I told my husband I was going to eat only Cheetos and watch movies from now on. It had been four + years of intense 2-week sessions and home study, and having graduated felt like four tires of a car deflating and that heaviness of “I- just- can’t- move” that the car might be whispering as a result.
I couldn’t make myself eat Cheetos, I confess, but I did go to Costco and got a huge bag of “Pirate’s Booty”, got Netflix and went through the few movies of interest to me. After my little binging episode, I couldn’t help to go back to kale and quinoa, greens, avocado, chicken and eggs, and reading a novel, and after devouring the last Alexander McCall Smith I surprised myself listening to “Pranayama Unlocked”, the e-course that Gary Kraftsow, my teacher, made accessible to the public, and that I purchased long time ago but didn’t have time to explore. There is no question that I am passionate about this thing called yoga.
Why does this persist?
I remember one of my teachers, Mary Paffard, when she said that sometimes we will find that our practice, instead of offering more answers, generates more questions. This is how I feel. A lovely student shared with me John Lennon’s words, which seem to illustrate this very well: “The more I see, the less I know for sure.”
So this is me back from my graduation: just me missing my teacher, my mentor, my sangha, full of not yet articulated questions that probably have no answer. The inner work ahead seems huge, unattainable, unending, difficult, impossible. I hear my teacher’s words: “Find a way in”/ “There is nothing more important than personal practice”/ “Listen to your passion”/”You can’t give what you don’t have”.

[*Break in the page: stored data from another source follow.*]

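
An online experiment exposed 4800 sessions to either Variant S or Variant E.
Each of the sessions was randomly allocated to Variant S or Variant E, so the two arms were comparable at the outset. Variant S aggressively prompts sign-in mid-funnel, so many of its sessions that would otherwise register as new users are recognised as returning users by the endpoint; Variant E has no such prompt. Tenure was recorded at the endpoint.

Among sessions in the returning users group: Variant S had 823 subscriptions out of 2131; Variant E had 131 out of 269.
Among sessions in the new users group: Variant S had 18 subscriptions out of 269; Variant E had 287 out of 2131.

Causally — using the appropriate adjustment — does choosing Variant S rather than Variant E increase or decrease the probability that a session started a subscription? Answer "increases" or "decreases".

User tenure lies on the pathway variant → user tenure → outcome, so adjusting for it blocks the indirect effect. For the total causal effect of variant, use the unadjusted pooled rates.
Pooled: Variant S 35.0% vs Variant E 17.4%; Variant S is higher overall.

increases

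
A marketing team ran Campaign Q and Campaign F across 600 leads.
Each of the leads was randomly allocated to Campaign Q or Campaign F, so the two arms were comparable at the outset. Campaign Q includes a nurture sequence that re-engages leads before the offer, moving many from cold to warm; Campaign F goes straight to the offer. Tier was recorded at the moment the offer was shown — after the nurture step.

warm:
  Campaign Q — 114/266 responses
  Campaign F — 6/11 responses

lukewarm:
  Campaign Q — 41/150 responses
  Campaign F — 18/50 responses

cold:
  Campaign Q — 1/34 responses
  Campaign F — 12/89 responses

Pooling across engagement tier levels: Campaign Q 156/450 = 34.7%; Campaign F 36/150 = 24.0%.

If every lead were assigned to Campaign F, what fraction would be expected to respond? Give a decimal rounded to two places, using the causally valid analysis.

0.24

The stratified and pooled comparisons disagree (Campaign F wins within each engagement tier; Campaign Q wins overall), so the answer turns on the causal role of engagement tier.
Engagement tier here is a post-treatment variable shaped by the campaign; conditioning on it would introduce bias rather than remove it. The overall comparison is the causal one.
So P(outcome | do(Campaign F)) is just the pooled rate for Campaign F: 36/150 = 0.240.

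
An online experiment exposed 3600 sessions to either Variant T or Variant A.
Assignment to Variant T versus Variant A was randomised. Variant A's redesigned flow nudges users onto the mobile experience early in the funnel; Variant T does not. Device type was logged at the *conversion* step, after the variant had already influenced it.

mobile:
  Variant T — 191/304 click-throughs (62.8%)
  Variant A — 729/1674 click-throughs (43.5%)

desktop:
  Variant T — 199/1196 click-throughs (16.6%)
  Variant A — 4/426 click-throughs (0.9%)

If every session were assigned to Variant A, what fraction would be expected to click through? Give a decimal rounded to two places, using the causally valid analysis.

Because the variant influences device type, device type is a post-treatment mediator, not a confounder. Stratifying on it would bias the estimate; the causal effect is the crude pooled difference.
So P(outcome | do(Variant A)) is just the pooled rate for Variant A: 733/2100 = 0.349.

0.35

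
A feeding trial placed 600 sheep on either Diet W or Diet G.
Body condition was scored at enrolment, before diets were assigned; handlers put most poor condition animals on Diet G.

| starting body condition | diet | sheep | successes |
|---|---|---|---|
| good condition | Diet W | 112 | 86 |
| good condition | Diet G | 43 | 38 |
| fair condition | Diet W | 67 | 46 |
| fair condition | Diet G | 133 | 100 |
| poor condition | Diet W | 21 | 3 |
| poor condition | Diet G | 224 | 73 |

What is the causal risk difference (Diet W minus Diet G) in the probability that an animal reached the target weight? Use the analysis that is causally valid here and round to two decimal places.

Starting body condition differs across diets for reasons unrelated to any effect of the diet itself, and it separately predicts the outcome — a classic confounder. We must compare within starting body condition levels.
Adjusting over the population distribution of starting body condition: 0.258·(0.768−0.884) + 0.333·(0.687−0.752) + 0.408·(0.143−0.326) = -0.126.

-0.13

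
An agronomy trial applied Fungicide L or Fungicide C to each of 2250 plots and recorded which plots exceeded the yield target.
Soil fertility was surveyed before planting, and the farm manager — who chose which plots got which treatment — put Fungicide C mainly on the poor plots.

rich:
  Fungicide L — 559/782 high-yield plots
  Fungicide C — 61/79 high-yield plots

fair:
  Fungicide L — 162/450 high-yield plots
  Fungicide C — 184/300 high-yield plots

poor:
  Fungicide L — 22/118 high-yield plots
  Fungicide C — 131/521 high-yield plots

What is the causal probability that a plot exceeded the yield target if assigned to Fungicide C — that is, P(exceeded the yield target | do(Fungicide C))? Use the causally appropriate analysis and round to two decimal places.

Soil fertility differs across fungicides for reasons unrelated to any effect of the fungicide itself, and it separately predicts the outcome — a classic confounder. We must compare within soil fertility levels.
Standardising Fungicide C to the population soil fertility mix: 0.383·61/79 + 0.333·184/300 + 0.284·131/521 = 0.571.

0.57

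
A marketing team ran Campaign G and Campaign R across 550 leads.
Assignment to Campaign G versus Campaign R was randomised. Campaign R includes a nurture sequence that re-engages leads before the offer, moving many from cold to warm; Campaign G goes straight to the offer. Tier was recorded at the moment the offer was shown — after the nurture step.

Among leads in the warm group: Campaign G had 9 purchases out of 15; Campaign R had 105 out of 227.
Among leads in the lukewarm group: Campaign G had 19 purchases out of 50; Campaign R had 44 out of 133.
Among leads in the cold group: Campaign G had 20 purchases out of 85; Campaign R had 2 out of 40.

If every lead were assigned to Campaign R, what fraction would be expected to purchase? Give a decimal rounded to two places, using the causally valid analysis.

0.38

The distribution of engagement tier is itself part of what the campaign does — it is an intermediate outcome. Holding it fixed would remove that part of the effect; the total effect is the pooled difference.
So P(outcome | do(Campaign R)) is just the pooled rate for Campaign R: 151/400 = 0.378.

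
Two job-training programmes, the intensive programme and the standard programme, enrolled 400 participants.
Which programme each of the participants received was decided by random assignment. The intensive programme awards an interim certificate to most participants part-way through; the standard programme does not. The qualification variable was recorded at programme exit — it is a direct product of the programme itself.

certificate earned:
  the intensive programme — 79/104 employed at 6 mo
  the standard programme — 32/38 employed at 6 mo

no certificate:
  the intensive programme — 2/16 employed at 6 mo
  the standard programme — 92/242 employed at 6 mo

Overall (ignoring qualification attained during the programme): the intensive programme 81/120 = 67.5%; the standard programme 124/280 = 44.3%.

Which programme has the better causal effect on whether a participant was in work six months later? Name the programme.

the intensive programme

Qualification attained during the programme is downstream of the programme. One should not condition on a consequence of treatment, so the overall rates are the right comparison.
Pooled: the intensive programme 67.5% vs the standard programme 44.3%; the intensive programme is higher overall.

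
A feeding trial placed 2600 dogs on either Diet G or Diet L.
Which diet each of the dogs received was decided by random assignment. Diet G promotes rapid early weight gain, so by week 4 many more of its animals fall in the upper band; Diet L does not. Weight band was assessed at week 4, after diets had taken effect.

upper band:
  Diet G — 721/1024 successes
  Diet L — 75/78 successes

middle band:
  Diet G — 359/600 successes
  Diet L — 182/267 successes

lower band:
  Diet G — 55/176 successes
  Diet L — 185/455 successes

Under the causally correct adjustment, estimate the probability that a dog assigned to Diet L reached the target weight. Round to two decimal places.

0.55

The week-4 weight band-specific comparison favours Diet L throughout, but the pooled figures favour Diet G. The question is whether to condition on week-4 weight band.
Because the diet influences week-4 weight band, week-4 weight band is a post-treatment mediator, not a confounder. Stratifying on it would bias the estimate; the causal effect is the crude pooled difference.
So P(outcome | do(Diet L)) is just the pooled rate for Diet L: 442/800 = 0.552.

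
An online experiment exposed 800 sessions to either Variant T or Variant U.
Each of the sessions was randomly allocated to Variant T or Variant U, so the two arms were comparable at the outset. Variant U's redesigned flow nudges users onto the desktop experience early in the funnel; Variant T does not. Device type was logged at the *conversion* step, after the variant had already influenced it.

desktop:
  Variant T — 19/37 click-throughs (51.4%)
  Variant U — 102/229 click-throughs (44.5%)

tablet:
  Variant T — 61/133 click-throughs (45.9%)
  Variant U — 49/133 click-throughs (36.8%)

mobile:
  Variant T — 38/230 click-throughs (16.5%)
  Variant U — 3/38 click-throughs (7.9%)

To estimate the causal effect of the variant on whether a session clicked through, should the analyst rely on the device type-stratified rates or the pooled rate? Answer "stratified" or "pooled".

The device type-specific comparison favours Variant T throughout, but the pooled figures favour Variant U. The question is whether to condition on device type.
The distribution of device type is itself part of what the variant does — it is an intermediate outcome. Holding it fixed would remove that part of the effect; the total effect is the pooled difference.
Pooled: Variant T 29.5% vs Variant U 38.5%; Variant U is higher overall.

pooled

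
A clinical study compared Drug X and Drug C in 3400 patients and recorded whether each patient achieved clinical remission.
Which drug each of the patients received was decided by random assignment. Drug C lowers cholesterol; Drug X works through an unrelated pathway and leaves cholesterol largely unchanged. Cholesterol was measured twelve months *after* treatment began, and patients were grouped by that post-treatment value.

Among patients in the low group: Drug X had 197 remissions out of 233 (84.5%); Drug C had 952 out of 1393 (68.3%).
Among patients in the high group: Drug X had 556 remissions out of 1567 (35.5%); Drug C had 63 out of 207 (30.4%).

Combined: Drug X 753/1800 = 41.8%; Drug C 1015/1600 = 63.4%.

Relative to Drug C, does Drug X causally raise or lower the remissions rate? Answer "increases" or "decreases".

Drug X is higher inside every cholesterol stratum but Drug C is higher in aggregate. Whether to stratify depends on how cholesterol relates to the drug.
Cholesterol here is a post-treatment variable shaped by the drug; conditioning on it would introduce bias rather than remove it. The overall comparison is the causal one.
Pooled: Drug X 41.8% vs Drug C 63.4%; Drug C is higher overall.

decreases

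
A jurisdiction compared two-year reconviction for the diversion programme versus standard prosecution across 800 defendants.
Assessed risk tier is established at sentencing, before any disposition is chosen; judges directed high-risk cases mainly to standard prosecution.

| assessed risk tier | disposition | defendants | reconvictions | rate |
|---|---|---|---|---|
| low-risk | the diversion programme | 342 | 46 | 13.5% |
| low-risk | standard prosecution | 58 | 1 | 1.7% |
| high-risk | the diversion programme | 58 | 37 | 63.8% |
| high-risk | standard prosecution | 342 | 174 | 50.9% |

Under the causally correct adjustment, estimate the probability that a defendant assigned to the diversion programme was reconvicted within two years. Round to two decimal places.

Assessed risk tier differs across dispositions for reasons unrelated to any effect of the disposition itself, and it separately predicts the outcome — a classic confounder. We must compare within assessed risk tier levels.
Standardising the diversion programme to the population assessed risk tier mix: 0.500·46/342 + 0.500·37/58 = 0.386.

0.39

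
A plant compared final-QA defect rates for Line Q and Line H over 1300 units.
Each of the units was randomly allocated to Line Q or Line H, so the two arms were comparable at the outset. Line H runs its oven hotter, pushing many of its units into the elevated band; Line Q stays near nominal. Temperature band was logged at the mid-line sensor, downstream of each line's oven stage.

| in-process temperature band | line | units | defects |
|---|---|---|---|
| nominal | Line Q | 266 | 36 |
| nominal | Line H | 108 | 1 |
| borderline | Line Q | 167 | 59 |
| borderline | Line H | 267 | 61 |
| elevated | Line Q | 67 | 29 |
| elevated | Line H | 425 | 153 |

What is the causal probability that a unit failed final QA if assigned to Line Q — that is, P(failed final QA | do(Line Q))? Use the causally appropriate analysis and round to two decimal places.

0.25

The in-process temperature band-specific comparison favours Line H throughout, but the pooled figures favour Line Q. The question is whether to condition on in-process temperature band.
In-process temperature band is downstream of the line. One should not condition on a consequence of treatment, so the overall rates are the right comparison.
So P(outcome | do(Line Q)) is just the pooled rate for Line Q: 124/500 = 0.248.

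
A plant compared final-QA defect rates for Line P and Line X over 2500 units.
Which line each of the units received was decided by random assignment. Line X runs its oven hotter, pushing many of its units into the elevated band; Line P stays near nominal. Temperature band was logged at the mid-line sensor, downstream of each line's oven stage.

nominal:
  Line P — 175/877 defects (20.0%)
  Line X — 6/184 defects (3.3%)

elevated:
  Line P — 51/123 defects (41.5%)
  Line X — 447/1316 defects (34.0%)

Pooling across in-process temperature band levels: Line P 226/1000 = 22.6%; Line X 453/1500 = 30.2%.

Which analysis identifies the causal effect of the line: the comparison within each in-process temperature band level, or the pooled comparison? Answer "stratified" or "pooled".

Within every in-process temperature band level Line X has the lower rate, yet pooled Line P does — Simpson's reversal.
Stratifying would compare lines among units the lines themselves sorted into in-process temperature band groups — a form of selection on an intermediate. The unconditioned pooled rates give the total causal effect.
Pooled: Line P 22.6% vs Line X 30.2%; Line P is lower overall.

pooled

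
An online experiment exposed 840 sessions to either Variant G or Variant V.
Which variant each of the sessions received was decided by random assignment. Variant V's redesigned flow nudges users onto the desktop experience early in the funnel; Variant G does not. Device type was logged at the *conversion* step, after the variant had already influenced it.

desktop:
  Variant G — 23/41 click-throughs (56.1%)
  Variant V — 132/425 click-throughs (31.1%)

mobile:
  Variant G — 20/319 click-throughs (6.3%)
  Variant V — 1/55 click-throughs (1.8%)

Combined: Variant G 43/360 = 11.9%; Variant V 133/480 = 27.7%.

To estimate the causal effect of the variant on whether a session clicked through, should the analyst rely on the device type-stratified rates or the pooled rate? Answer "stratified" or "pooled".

Device type lies on the pathway variant → device type → outcome, so adjusting for it blocks the indirect effect. For the total causal effect of variant, use the unadjusted pooled rates.
Pooled: Variant G 11.9% vs Variant V 27.7%; Variant V is higher overall.

pooled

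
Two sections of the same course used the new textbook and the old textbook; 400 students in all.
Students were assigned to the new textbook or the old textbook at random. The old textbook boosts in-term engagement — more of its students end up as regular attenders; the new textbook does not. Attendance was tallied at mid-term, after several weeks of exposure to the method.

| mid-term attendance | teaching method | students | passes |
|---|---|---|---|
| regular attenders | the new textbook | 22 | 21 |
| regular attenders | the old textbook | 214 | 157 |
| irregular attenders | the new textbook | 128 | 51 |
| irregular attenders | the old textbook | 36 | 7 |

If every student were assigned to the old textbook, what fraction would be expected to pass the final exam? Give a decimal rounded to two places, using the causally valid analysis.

Stratifying would compare teaching methods among students the teaching methods themselves sorted into mid-term attendance groups — a form of selection on an intermediate. The unconditioned pooled rates give the total causal effect.
So P(outcome | do(the old textbook)) is just the pooled rate for the old textbook: 164/250 = 0.656.

0.66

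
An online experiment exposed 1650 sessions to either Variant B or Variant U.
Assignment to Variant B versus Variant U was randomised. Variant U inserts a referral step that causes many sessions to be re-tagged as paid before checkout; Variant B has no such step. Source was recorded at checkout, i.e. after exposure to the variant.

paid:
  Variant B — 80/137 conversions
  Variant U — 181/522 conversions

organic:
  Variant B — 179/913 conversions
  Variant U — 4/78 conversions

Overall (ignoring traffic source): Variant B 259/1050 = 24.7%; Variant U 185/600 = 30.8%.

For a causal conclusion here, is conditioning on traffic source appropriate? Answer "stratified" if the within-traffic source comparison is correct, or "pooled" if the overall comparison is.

Stratifying would compare variants among sessions the variants themselves sorted into traffic source groups — a form of selection on an intermediate. The unconditioned pooled rates give the total causal effect.
Pooled: Variant B 24.7% vs Variant U 30.8%; Variant U is higher overall.

pooled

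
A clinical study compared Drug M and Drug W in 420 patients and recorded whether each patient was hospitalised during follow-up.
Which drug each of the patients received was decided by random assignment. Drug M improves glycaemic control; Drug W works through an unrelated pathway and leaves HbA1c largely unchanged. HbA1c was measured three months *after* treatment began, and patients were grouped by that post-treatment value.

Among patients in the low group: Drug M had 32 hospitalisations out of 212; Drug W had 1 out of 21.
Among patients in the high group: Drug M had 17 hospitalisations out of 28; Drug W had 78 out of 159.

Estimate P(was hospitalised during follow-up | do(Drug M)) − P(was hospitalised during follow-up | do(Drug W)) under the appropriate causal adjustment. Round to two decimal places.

HbA1c lies on the pathway drug → HbA1c → outcome, so adjusting for it blocks the indirect effect. For the total causal effect of drug, use the unadjusted pooled rates.
The causal difference is the pooled difference: 0.204 − 0.439 = -0.235.

-0.23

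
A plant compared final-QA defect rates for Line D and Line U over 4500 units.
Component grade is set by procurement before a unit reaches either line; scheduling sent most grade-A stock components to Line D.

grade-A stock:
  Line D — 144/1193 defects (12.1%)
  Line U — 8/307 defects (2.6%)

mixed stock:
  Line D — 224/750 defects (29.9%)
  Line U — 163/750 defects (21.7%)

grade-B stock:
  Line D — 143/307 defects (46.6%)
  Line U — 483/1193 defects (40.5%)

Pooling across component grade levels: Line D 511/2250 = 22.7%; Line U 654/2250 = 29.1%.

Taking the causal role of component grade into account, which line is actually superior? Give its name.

Here component grade is a common cause — it drives both which line a case falls under and the outcome. The crude comparison mixes populations; the stratum-specific rates are the causally relevant ones.
Within each level — grade-A stock: 12.1% vs 2.6%; mixed stock: 29.9% vs 21.7%; grade-B stock: 46.6% vs 40.5% — Line U is lower every time.

Line U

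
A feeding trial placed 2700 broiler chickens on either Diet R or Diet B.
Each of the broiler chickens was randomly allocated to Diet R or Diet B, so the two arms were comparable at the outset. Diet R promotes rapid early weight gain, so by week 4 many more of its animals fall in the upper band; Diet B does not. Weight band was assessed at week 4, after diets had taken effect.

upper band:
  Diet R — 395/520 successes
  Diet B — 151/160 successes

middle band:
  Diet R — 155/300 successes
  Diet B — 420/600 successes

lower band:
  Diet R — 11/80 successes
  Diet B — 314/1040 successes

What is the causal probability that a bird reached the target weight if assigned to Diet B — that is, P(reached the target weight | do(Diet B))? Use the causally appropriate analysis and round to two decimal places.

0.49

Within every week-4 weight band level Diet B has the higher rate, yet pooled Diet R does — Simpson's reversal.
Week-4 weight band here is a post-treatment variable shaped by the diet; conditioning on it would introduce bias rather than remove it. The overall comparison is the causal one.
So P(outcome | do(Diet B)) is just the pooled rate for Diet B: 885/1800 = 0.492.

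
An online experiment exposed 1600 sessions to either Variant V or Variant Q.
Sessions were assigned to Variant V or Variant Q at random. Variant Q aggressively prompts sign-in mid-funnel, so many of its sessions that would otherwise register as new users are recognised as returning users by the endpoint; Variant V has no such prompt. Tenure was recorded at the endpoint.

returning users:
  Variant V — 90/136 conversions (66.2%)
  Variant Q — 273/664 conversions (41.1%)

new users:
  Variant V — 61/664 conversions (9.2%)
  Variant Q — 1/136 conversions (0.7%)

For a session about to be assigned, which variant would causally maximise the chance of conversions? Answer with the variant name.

Variant Q

The distribution of user tenure is itself part of what the variant does — it is an intermediate outcome. Holding it fixed would remove that part of the effect; the total effect is the pooled difference.
Pooled: Variant V 18.9% vs Variant Q 34.2%; Variant Q is higher overall.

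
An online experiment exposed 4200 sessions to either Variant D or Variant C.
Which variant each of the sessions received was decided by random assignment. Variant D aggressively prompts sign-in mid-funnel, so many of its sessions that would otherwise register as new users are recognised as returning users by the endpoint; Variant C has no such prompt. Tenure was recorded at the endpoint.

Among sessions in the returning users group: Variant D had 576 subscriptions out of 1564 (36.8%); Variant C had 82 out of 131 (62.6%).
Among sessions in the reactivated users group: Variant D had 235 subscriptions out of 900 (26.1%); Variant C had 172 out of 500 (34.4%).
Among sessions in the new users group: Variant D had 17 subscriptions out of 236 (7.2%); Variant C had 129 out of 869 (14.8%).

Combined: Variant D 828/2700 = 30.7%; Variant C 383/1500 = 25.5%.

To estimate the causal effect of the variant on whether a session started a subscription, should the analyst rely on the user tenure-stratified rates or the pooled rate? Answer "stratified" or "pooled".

pooled

User tenure here is a post-treatment variable shaped by the variant; conditioning on it would introduce bias rather than remove it. The overall comparison is the causal one.
Pooled: Variant D 30.7% vs Variant C 25.5%; Variant D is higher overall.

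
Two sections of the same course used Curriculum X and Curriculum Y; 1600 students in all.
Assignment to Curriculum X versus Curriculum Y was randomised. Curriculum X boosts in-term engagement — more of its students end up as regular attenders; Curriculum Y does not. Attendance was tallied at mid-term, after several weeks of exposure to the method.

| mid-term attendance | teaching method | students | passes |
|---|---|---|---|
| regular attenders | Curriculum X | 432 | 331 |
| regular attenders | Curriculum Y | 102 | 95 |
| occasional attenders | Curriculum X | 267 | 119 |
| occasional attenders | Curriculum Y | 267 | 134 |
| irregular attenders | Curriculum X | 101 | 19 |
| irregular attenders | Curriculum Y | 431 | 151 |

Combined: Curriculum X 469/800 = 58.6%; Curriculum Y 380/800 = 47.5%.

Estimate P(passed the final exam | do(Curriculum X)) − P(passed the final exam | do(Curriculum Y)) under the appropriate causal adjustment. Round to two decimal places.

+0.11

Mid-term attendance lies on the pathway teaching method → mid-term attendance → outcome, so adjusting for it blocks the indirect effect. For the total causal effect of teaching method, use the unadjusted pooled rates.
The causal difference is the pooled difference: 0.586 − 0.475 = +0.111.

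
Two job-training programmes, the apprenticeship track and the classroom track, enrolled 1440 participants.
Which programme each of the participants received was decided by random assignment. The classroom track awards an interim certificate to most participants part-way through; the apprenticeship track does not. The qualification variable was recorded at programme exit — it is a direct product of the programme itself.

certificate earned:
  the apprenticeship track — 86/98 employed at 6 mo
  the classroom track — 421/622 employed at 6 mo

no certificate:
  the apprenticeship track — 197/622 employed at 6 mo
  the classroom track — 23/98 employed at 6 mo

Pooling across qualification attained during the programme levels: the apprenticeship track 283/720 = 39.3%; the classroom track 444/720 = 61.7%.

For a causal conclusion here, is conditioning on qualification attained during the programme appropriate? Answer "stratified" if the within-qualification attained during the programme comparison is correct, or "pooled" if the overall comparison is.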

There is so much for me to do, and I can’t do it all today. There are guidelines, treasure maps. I review my notes. Mary Hilliker says: “Confidence paired with humility are the things that will carry you along.”
The bus driver is smiling in my memory, saying "Good to see you again". She said that to me for the last time today, and it’s ok. She will drive a different route tomorrow, and I will do that as well, in my own way.